Waffle-maker number one eventually broke; Catherine hurried her mother into the gift of a replacement, lest the expectation of patriarchal pancakes return.
Over the years I’ve stuck to the basic waffle recipe in the manual: 2 cups flour, 3 teaspoons baking powder, salt, 2 cups milk, ¼ cup melted butter, 2 eggs. After Catherine died, and I stopped keeping eggs in the house, I switched to Bob’s Red Mill egg replacer, which results in even better waffles; I should have switched years ago.
For the last month, though, there’s been trouble in waffle city: the waffles started to stick to the waffle-maker. At first I thought I was leaving out an important part of the recipe, but I triple-checked and I wasn’t, yet week after week I was having to scrape ur-waffles from the maker.

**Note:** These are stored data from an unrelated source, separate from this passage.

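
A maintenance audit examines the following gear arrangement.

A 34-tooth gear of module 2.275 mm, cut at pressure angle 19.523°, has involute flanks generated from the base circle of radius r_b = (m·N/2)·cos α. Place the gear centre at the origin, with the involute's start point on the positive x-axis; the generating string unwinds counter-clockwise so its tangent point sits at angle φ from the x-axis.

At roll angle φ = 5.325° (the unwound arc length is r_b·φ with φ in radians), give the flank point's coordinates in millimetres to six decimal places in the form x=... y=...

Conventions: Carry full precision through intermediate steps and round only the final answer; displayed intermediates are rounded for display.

single-mesh involute tooth geometry (34T wheel at module 2.275)
pitch radius r_p = m·N/2 = 2.275·34/2 = 38.675000
base radius r_b = r_p·cos α = 38.675000·cos 19.523° = 36.451474
roll angle φ = 5.325° = 0.09293878 rad
x = r_b·(cos φ + φ·sin φ) = 36.608561
y = r_b·(sin φ − φ·cos φ) = 0.009746

x=36.608561 y=0.009746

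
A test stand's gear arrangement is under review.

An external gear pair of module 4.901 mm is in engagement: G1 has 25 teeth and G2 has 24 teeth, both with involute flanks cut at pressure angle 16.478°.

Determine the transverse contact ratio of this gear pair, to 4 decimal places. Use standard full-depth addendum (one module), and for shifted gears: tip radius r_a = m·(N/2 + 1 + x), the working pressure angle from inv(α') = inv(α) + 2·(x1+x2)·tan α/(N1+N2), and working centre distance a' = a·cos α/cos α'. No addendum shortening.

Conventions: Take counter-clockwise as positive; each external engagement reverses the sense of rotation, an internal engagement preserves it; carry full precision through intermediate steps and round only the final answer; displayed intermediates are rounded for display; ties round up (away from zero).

1.7626

class = single-mesh tooth geometry [involute pair 25T × 24T, m = 4.901]
base radii: r_b1 = 58.746371, r_b2 = 56.396516
tip radii: r_a1 = 66.163500, r_a2 = 63.713000
no profile shift: α' = α, a' = a
action lengths: √(r_a1²−r_b1²) = 30.438014, √(r_a2²−r_b2²) = 29.644213
base pitch p_b = π·m·cos α = 14.764573
CR = (30.438014 + 29.644213 − 120.074500·sin 16.47800°)/14.764573 = 1.762559
contact ratio ≈ 1.7626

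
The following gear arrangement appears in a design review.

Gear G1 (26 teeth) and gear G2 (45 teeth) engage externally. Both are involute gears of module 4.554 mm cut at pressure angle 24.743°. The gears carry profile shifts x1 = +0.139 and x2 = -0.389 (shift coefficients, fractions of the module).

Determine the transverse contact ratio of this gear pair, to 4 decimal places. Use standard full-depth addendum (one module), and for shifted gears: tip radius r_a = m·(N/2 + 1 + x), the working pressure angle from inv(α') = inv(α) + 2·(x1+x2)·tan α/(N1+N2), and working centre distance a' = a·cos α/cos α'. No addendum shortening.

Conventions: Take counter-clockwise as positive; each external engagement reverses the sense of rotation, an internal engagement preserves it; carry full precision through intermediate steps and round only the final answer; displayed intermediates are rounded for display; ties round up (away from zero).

1.5195

class = single-mesh tooth geometry [involute pair 26T × 45T, m = 4.554]
base radii: r_b1 = 53.766920, r_b2 = 93.058131
tip radii: r_a1 = 64.389006, r_a2 = 105.247494
inv(α') = inv(24.743°) + 2·(+0.139-0.389)·tan α/(26+45) = 0.02576589  ⇒  α' = 23.82991°
a' = a·cos α / cos α' = 161.6670·cos 24.743°/cos 23.82991° = 160.508589
action lengths: √(r_a1²−r_b1²) = 35.426860, √(r_a2²−r_b2²) = 49.165225
base pitch p_b = π·m·cos α = 12.993366
CR = (35.426860 + 49.165225 − 160.508589·sin 23.82991°)/12.993366 = 1.519463
contact ratio ≈ 1.5195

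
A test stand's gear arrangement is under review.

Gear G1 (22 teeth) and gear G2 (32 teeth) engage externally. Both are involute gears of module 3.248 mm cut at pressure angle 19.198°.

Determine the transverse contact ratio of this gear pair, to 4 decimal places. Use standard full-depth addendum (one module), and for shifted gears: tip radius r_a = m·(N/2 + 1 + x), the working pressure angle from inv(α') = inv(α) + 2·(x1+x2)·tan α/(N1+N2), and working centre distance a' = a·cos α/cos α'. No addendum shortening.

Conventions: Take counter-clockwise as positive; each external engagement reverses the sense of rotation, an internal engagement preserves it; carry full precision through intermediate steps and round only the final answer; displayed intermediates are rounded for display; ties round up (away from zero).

1.6577

class = single-mesh tooth geometry [involute pair 22T × 32T, m = 3.248]
base radii: r_b1 = 33.741089, r_b2 = 49.077948
tip radii: r_a1 = 38.976000, r_a2 = 55.216000
no profile shift: α' = α, a' = a
action lengths: √(r_a1²−r_b1²) = 19.510702, √(r_a2²−r_b2²) = 25.301417
base pitch p_b = π·m·cos α = 9.636433
CR = (19.510702 + 25.301417 − 87.696000·sin 19.19800°)/9.636433 = 1.657742
contact ratio ≈ 1.6577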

I finally realized that time had worn the non-stick coating off the pans, perhaps aided by the unfortunate “Pete mistakenly buys baking soda instead of powder” incident.
There was nothing to be done, given the centrality of the waffle-making operation to the smooth running of the household, but to replace the waffle-maker. Which is what we did yesterday, finding the same model—the Cuisinart WAF350C—in stock at Bed, Bath, and Beyond.
Tonight I arrived home at 6:30 p.m. after work having neglected to plan for supper; spotting the waffle-maker in the counter, I reasoned that if I switched out the cinnamon and replaced it with some savoury spices, I could make supper waffles.
The waffles turned out perfectly—perhaps my best ever—and were complemented by a cheese sauce that I whipped up while they were cooking.
We’re set for Sunday waffles with this maker for another decade at least. And perhaps—no commitments—the occasional midweek ones too.